Yes, it will be fun to have your own racing setup at home, so you can play Gran Turismo, Forza, or Project Cars while feeling like you’re in the cockpit of a real car. Problem is, it’s, pretty much, impossible to find an affordable arcade racing rig, with your best recourse being to build one on your own. While it won’t play modern racing titles, the Arcade1Up Outrun Seated Arcade Cabinet should offer the next best thing.
A 90s-style arcade racing cabinet, it lets you operate virtual cars in a way that simulates real-world driving, so you can feel like you’re running laps in an actual race track instead of playing a 30-year old game. Granted, it’s nowhere near as immersive as setups that play modern racing titles, but we imagine controlling onscreen cars with a steering wheel, shifter, and pedals will still feel more realistic compared to using a controller.
The Arcade1Up Outrun Seated Arcade Cabinet is a cockpit-style arcade cabinet, similar to the kind of rigs that accompanied racing games back in the heyday of video arcades. Like other Arcade1Up cabinets, it’s slightly smaller than the ones people played in at malls and game halls before the turn of the century, measuring in at 45.8 x 38.5 x 19.8 inches (height x depth x width) which should make it ideal for finding space in your child’s bedroom, your mancave, or wherever else in the house you want to do some arcade racing.
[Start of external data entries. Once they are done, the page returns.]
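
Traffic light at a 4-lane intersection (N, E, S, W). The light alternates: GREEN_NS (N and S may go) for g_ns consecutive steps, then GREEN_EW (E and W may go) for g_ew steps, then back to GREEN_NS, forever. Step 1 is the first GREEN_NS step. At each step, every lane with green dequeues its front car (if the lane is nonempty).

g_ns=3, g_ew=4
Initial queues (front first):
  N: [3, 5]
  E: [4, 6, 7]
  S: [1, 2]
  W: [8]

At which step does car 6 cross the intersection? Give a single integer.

Step 1 [NS]: N:car3-GO,E:wait,S:car1-GO,W:wait | queues: N=1 E=3 S=1 W=1
Step 2 [NS]: N:car5-GO,E:wait,S:car2-GO,W:wait | queues: N=0 E=3 S=0 W=1
Step 3 [NS]: N:empty,E:wait,S:empty,W:wait | queues: N=0 E=3 S=0 W=1
Step 4 [EW]: N:wait,E:car4-GO,S:wait,W:car8-GO | queues: N=0 E=2 S=0 W=0
Step 5 [EW]: N:wait,E:car6-GO,S:wait,W:empty | queues: N=0 E=1 S=0 W=0
Step 6 [EW]: N:wait,E:car7-GO,S:wait,W:empty | queues: N=0 E=0 S=0 W=0
Car 6 crosses at step 5

5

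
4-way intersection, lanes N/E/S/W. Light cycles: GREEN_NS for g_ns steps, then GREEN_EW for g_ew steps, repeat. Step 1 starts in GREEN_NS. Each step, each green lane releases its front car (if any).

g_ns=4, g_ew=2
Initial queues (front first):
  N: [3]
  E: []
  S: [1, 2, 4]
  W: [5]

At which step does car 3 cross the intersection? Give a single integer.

Step 1 [NS]: N:car3-GO,E:wait,S:car1-GO,W:wait | queues: N=0 E=0 S=2 W=1
Step 2 [NS]: N:empty,E:wait,S:car2-GO,W:wait | queues: N=0 E=0 S=1 W=1
Step 3 [NS]: N:empty,E:wait,S:car4-GO,W:wait | queues: N=0 E=0 S=0 W=1
Step 4 [NS]: N:empty,E:wait,S:empty,W:wait | queues: N=0 E=0 S=0 W=1
Step 5 [EW]: N:wait,E:empty,S:wait,W:car5-GO | queues: N=0 E=0 S=0 W=0
Car 3 crosses at step 1

1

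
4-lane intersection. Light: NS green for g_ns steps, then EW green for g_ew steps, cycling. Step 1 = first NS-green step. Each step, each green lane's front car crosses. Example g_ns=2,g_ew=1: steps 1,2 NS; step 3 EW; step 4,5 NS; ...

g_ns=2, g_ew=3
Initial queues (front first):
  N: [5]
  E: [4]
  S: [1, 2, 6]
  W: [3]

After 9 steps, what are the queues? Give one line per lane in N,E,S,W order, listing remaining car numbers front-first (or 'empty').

Step 1 [NS]: N:car5-GO,E:wait,S:car1-GO,W:wait | queues: N=0 E=1 S=2 W=1
Step 2 [NS]: N:empty,E:wait,S:car2-GO,W:wait | queues: N=0 E=1 S=1 W=1
Step 3 [EW]: N:wait,E:car4-GO,S:wait,W:car3-GO | queues: N=0 E=0 S=1 W=0
Step 4 [EW]: N:wait,E:empty,S:wait,W:empty | queues: N=0 E=0 S=1 W=0
Step 5 [EW]: N:wait,E:empty,S:wait,W:empty | queues: N=0 E=0 S=1 W=0
Step 6 [NS]: N:empty,E:wait,S:car6-GO,W:wait | queues: N=0 E=0 S=0 W=0

N: empty
E: empty
S: empty
W: empty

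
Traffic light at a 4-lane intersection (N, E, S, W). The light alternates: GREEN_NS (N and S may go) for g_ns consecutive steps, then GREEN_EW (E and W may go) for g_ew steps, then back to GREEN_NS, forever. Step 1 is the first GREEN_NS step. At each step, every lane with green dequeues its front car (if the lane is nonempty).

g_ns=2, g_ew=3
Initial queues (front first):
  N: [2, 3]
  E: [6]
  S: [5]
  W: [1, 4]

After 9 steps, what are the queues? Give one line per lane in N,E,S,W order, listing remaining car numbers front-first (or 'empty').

Step 1 [NS]: N:car2-GO,E:wait,S:car5-GO,W:wait | queues: N=1 E=1 S=0 W=2
Step 2 [NS]: N:car3-GO,E:wait,S:empty,W:wait | queues: N=0 E=1 S=0 W=2
Step 3 [EW]: N:wait,E:car6-GO,S:wait,W:car1-GO | queues: N=0 E=0 S=0 W=1
Step 4 [EW]: N:wait,E:empty,S:wait,W:car4-GO | queues: N=0 E=0 S=0 W=0

N: empty
E: empty
S: empty
W: empty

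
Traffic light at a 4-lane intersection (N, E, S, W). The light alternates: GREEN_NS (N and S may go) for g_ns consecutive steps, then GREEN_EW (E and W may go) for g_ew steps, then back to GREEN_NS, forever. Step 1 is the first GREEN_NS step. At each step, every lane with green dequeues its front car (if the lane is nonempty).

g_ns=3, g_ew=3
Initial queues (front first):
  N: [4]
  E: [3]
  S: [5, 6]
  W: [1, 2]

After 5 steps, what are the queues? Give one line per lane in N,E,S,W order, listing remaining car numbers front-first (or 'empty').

Step 1 [NS]: N:car4-GO,E:wait,S:car5-GO,W:wait | queues: N=0 E=1 S=1 W=2
Step 2 [NS]: N:empty,E:wait,S:car6-GO,W:wait | queues: N=0 E=1 S=0 W=2
Step 3 [NS]: N:empty,E:wait,S:empty,W:wait | queues: N=0 E=1 S=0 W=2
Step 4 [EW]: N:wait,E:car3-GO,S:wait,W:car1-GO | queues: N=0 E=0 S=0 W=1
Step 5 [EW]: N:wait,E:empty,S:wait,W:car2-GO | queues: N=0 E=0 S=0 W=0

N: empty
E: empty
S: empty
W: empty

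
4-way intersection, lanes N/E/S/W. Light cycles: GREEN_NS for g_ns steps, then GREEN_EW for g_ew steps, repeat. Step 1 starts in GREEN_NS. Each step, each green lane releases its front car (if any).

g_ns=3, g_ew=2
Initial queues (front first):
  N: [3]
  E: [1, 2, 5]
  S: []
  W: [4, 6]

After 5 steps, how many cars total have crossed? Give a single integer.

Answer: 5

Derivation:
Step 1 [NS]: N:car3-GO,E:wait,S:empty,W:wait | queues: N=0 E=3 S=0 W=2
Step 2 [NS]: N:empty,E:wait,S:empty,W:wait | queues: N=0 E=3 S=0 W=2
Step 3 [NS]: N:empty,E:wait,S:empty,W:wait | queues: N=0 E=3 S=0 W=2
Step 4 [EW]: N:wait,E:car1-GO,S:wait,W:car4-GO | queues: N=0 E=2 S=0 W=1
Step 5 [EW]: N:wait,E:car2-GO,S:wait,W:car6-GO | queues: N=0 E=1 S=0 W=0
Cars crossed by step 5: 5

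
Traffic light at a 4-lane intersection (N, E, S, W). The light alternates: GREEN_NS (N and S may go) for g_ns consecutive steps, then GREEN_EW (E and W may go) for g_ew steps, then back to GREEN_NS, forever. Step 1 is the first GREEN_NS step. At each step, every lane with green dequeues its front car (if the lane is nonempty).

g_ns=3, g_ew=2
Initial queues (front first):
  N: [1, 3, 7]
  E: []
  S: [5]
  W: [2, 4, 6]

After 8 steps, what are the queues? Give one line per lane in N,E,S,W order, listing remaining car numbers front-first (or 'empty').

Step 1 [NS]: N:car1-GO,E:wait,S:car5-GO,W:wait | queues: N=2 E=0 S=0 W=3
Step 2 [NS]: N:car3-GO,E:wait,S:empty,W:wait | queues: N=1 E=0 S=0 W=3
Step 3 [NS]: N:car7-GO,E:wait,S:empty,W:wait | queues: N=0 E=0 S=0 W=3
Step 4 [EW]: N:wait,E:empty,S:wait,W:car2-GO | queues: N=0 E=0 S=0 W=2
Step 5 [EW]: N:wait,E:empty,S:wait,W:car4-GO | queues: N=0 E=0 S=0 W=1
Step 6 [NS]: N:empty,E:wait,S:empty,W:wait | queues: N=0 E=0 S=0 W=1
Step 7 [NS]: N:empty,E:wait,S:empty,W:wait | queues: N=0 E=0 S=0 W=1
Step 8 [NS]: N:empty,E:wait,S:empty,W:wait | queues: N=0 E=0 S=0 W=1

N: empty
E: empty
S: empty
W: 6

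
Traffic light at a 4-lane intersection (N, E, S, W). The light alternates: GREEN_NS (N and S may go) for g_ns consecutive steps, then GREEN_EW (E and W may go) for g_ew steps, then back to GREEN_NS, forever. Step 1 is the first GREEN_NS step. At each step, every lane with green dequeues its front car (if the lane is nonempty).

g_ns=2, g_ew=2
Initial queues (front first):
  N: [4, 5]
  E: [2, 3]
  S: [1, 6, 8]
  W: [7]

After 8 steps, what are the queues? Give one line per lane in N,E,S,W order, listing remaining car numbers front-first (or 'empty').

Step 1 [NS]: N:car4-GO,E:wait,S:car1-GO,W:wait | queues: N=1 E=2 S=2 W=1
Step 2 [NS]: N:car5-GO,E:wait,S:car6-GO,W:wait | queues: N=0 E=2 S=1 W=1
Step 3 [EW]: N:wait,E:car2-GO,S:wait,W:car7-GO | queues: N=0 E=1 S=1 W=0
Step 4 [EW]: N:wait,E:car3-GO,S:wait,W:empty | queues: N=0 E=0 S=1 W=0
Step 5 [NS]: N:empty,E:wait,S:car8-GO,W:wait | queues: N=0 E=0 S=0 W=0

N: empty
E: empty
S: empty
W: empty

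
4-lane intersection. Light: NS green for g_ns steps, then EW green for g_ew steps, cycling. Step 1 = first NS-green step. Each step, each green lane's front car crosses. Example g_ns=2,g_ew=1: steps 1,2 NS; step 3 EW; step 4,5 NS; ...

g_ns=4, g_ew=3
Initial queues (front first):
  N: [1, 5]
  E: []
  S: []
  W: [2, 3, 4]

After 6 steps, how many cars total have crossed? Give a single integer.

Step 1 [NS]: N:car1-GO,E:wait,S:empty,W:wait | queues: N=1 E=0 S=0 W=3
Step 2 [NS]: N:car5-GO,E:wait,S:empty,W:wait | queues: N=0 E=0 S=0 W=3
Step 3 [NS]: N:empty,E:wait,S:empty,W:wait | queues: N=0 E=0 S=0 W=3
Step 4 [NS]: N:empty,E:wait,S:empty,W:wait | queues: N=0 E=0 S=0 W=3
Step 5 [EW]: N:wait,E:empty,S:wait,W:car2-GO | queues: N=0 E=0 S=0 W=2
Step 6 [EW]: N:wait,E:empty,S:wait,W:car3-GO | queues: N=0 E=0 S=0 W=1
Cars crossed by step 6: 4

Answer: 4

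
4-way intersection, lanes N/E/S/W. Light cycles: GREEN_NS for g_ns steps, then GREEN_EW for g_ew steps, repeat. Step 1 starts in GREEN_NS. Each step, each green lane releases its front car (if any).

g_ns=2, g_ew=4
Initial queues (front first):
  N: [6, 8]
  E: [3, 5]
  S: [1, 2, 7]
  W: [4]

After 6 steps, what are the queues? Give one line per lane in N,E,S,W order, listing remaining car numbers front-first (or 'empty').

Step 1 [NS]: N:car6-GO,E:wait,S:car1-GO,W:wait | queues: N=1 E=2 S=2 W=1
Step 2 [NS]: N:car8-GO,E:wait,S:car2-GO,W:wait | queues: N=0 E=2 S=1 W=1
Step 3 [EW]: N:wait,E:car3-GO,S:wait,W:car4-GO | queues: N=0 E=1 S=1 W=0
Step 4 [EW]: N:wait,E:car5-GO,S:wait,W:empty | queues: N=0 E=0 S=1 W=0
Step 5 [EW]: N:wait,E:empty,S:wait,W:empty | queues: N=0 E=0 S=1 W=0
Step 6 [EW]: N:wait,E:empty,S:wait,W:empty | queues: N=0 E=0 S=1 W=0

N: empty
E: empty
S: 7
W: empty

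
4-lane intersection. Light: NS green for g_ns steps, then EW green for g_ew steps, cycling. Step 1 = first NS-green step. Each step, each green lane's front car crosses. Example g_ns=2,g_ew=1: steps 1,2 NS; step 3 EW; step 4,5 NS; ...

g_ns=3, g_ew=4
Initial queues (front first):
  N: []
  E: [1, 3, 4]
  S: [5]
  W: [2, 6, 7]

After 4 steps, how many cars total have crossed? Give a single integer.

Step 1 [NS]: N:empty,E:wait,S:car5-GO,W:wait | queues: N=0 E=3 S=0 W=3
Step 2 [NS]: N:empty,E:wait,S:empty,W:wait | queues: N=0 E=3 S=0 W=3
Step 3 [NS]: N:empty,E:wait,S:empty,W:wait | queues: N=0 E=3 S=0 W=3
Step 4 [EW]: N:wait,E:car1-GO,S:wait,W:car2-GO | queues: N=0 E=2 S=0 W=2
Cars crossed by step 4: 3

Answer: 3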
A 17-inch color LCD allows you to immerse yourself in the low-res graphics of yesteryear, along with dual speakers to accompany the visuals with lively racing sounds. It has a large steering wheel for maneuvering your onscreen vehicle across tracks and roads, with a gear shifter, gas pedal, and brakes allowing for even more immersive gameplay.
The Arcade1Up Outrun Seated Arcade Cabinet doesn’t come with a bucket seat like most modern racing cabinets. Instead, they throw in a bench to stay faithful to the arcade cabinets of old, so it’s not quite as comfy as a proper racing seat. To round out the cabinet, it gets a light-up marquee to really show off the Outrun logo, a strap to prevent it from tipping over, a removable cover for the control deck, and a volume switch, in case you want to play late into the night without waking up the whole house.
It comes with four games, namely Outrun, Turbo Outrun, Outrunner, and Power Drift, with an onscreen menu allowing you to switch between the available games at any time. We know, those games are old as heck and don’t really hold a candle to the realism in modern racing titles, but if you just want a fun virtual car you can drive fast every now and then, we have a feeling it will be just as entertaining all the same. And while we don’t know what actual computer they have inside running the games, we have a feeling they’re pretty underpowered, so much so that they will likely not be able to run any racing games actually made this century, so forget about sideloading your own favorite game on the darn thing. You can, however, probably replace the computer entirely, although that should require a little more work on your part.
The Arcade1Up Outrun Seated Arcade Cabinet is priced at $500.